Most of the time, this kind of sale won’t be to someone who wants to purchase and live in your house. Instead, it will be to a real estate investor who wants to either remodel and flip your house, selling it for a profit, or maybe turn it into a rental property.
It’s a good idea to know the pros and cons of selling your home for cash before you jump in.
While a standard sale can take weeks to sort out the details and reach a final closing, a cash purchase can usually be closed in a matter of days – especially if you’re selling to a real estate investor.
Selling for cash to an investor is very convenient. You find an investor, have them offer you a price, and then if you wish to accept it, you close. A lot of cash buyers will even consider renting your house back to you while you look for a new one, which eliminates the stress of trying to move out by an abrupt deadline.
Selling to a cash buyer often means that the purchase will happen faster and without the need for remodeling, repairs and so on. This is especially true of selling to a real estate investor!
Investors Won’t Back Out When a house sale falls through, it’s typically because the buyer changed their mind. Whether this was due to a previously undiscovered problem with the house, another option or simply they decided not to buy, it leaves you in a bind and can be very frustrating. Because real estate investors see it as a business decision, they won’t be swayed by emotions or preferences the way someone looking to live in your home would be. They are far less likely to back out. Cons:
Be sure that the person buying your home can pay you.
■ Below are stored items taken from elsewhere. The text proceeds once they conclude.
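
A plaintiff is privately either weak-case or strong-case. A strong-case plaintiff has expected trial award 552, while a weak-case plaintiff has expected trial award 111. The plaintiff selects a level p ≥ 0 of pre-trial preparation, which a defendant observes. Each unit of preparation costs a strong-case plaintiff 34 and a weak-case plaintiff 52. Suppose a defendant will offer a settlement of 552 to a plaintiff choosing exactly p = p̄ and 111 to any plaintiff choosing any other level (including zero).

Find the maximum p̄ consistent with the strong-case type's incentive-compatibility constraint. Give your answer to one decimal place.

Choosing p̄ yields the strong-case type 552 − 34·p̄; choosing zero yields 111.
The strong-case type is indifferent at 552 − 34·p̄ = 111, i.e. p̄ = (552 − 111) / 34 ≈ 13.0.
For any p̄ above 13.0 the strong-case type would rather pool at zero, so separation collapses.

13.0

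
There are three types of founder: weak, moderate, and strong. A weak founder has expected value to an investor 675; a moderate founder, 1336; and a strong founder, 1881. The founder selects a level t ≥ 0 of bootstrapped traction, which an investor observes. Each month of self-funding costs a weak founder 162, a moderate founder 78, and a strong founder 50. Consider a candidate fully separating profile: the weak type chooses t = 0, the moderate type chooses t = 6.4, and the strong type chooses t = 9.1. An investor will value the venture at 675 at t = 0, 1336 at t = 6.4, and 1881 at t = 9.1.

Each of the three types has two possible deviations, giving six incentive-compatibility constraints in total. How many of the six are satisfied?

5

Strong (own payoff 1881 − 50×9.1 = 1426): to t=0 gives 675 → no gain ✓; to t=6.4 gives 1336 − 50×6.4 = 1016 → no gain ✓.
Weak (own payoff 675): to t=6.4 gives 1336 − 162×6.4 = 299.2 → no gain ✓; to t=9.1 gives 1881 − 162×9.1 = 406.8 → no gain ✓.
Moderate (own payoff 1336 − 78×6.4 = 836.8): to t=0 gives 675 → no gain ✓; to t=9.1 gives 1881 − 78×9.1 = 1171.2 → profitable ✗.
5 of the 6 constraints hold; not an equilibrium.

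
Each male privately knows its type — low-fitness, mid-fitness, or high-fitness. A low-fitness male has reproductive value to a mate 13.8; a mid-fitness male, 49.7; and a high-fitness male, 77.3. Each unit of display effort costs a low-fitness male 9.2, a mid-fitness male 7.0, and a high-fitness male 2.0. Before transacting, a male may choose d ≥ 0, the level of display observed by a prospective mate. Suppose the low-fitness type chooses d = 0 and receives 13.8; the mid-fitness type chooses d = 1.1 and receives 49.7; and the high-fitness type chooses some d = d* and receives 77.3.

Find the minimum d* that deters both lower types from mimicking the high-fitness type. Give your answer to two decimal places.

Low-fitness type (on-path payoff 13.8) won't mimic when 13.8 ≥ 77.3 − 9.2·d*, i.e. d* ≥ 6.90.
Mid-fitness type (on-path payoff 49.7 − 7.0×1.1 = 42) won't mimic when 42 ≥ 77.3 − 7.0·d*, i.e. d* ≥ 5.04.
Both must hold, so d* = max(6.90, 5.04) = 6.90. The low-fitness type's constraint binds.

6.90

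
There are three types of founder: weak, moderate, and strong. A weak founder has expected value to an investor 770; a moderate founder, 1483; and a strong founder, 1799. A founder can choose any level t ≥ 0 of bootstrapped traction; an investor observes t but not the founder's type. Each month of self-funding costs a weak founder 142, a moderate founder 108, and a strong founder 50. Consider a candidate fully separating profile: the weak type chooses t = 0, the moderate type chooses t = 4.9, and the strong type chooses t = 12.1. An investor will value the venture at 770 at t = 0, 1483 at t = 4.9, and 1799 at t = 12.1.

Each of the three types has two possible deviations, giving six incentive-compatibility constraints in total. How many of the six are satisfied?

4

Strong (own payoff 1799 − 50×12.1 = 1194): to t=0 gives 770 → no gain ✓; to t=4.9 gives 1483 − 50×4.9 = 1238 → profitable ✗.
Moderate (own payoff 1483 − 108×4.9 = 953.8): to t=0 gives 770 → no gain ✓; to t=12.1 gives 1799 − 108×12.1 = 492.2 → no gain ✓.
Weak (own payoff 770): to t=4.9 gives 1483 − 142×4.9 = 787.2 → profitable ✗; to t=12.1 gives 1799 − 142×12.1 = 80.8 → no gain ✓.
4 of the 6 constraints hold; not an equilibrium.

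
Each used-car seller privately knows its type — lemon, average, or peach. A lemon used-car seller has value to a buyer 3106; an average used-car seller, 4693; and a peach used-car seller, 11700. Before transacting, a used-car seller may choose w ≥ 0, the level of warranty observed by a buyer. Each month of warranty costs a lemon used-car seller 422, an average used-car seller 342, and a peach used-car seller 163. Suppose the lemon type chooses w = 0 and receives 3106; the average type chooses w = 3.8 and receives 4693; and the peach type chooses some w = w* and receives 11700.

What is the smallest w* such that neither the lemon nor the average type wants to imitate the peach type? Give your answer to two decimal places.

24.29

Lemon type (on-path payoff 3106) won't mimic when 3106 ≥ 11700 − 422·w*, i.e. w* ≥ 20.36.
Average type (on-path payoff 4693 − 342×3.8 = 3393.4) won't mimic when 3393.4 ≥ 11700 − 342·w*, i.e. w* ≥ 24.29.
Both must hold, so w* = max(20.36, 24.29) = 24.29. The average type's constraint binds.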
An accredited cash buyer or real estate investor should be safe, but if you’re selling to another individual, be sure to ask for proof of funds before closing the sale. You wouldn’t want to be caught with a bad check.
In exchange for the speed and convenience of a cash sale, there is a cost: typically, you can expect to receive 60-80% of the market value of your home. This is because cash buyers are offering you a quick sale, and investors especially are purchasing it in “as-is” condition. In the end, though, if you’re selling a home that needs a lot of work, this might still be a better deal than the time and money it would cost for you to repair and refurbish your house.
Selling to a cash buyer cuts out a lot of the middlemen. If you’re selling to an investor, neither side will have a real estate agent. This can be a good thing if you’re confident in your negotiating and attention to detail. It can also be a negative if you’re not able or willing to spend the time and energy with a contract and such. All of the things a realtor and others would typically handle will fall to you.
Overall, it’s easier to pull off a scam with cash (or the promise of cash) than with financing and loans. Be sure that if you are selling to an investor that they are accredited and legitimate. If selling to an individual, ask for proof of funds. Have a contract lawyer look over the contract before you sign. And use common sense.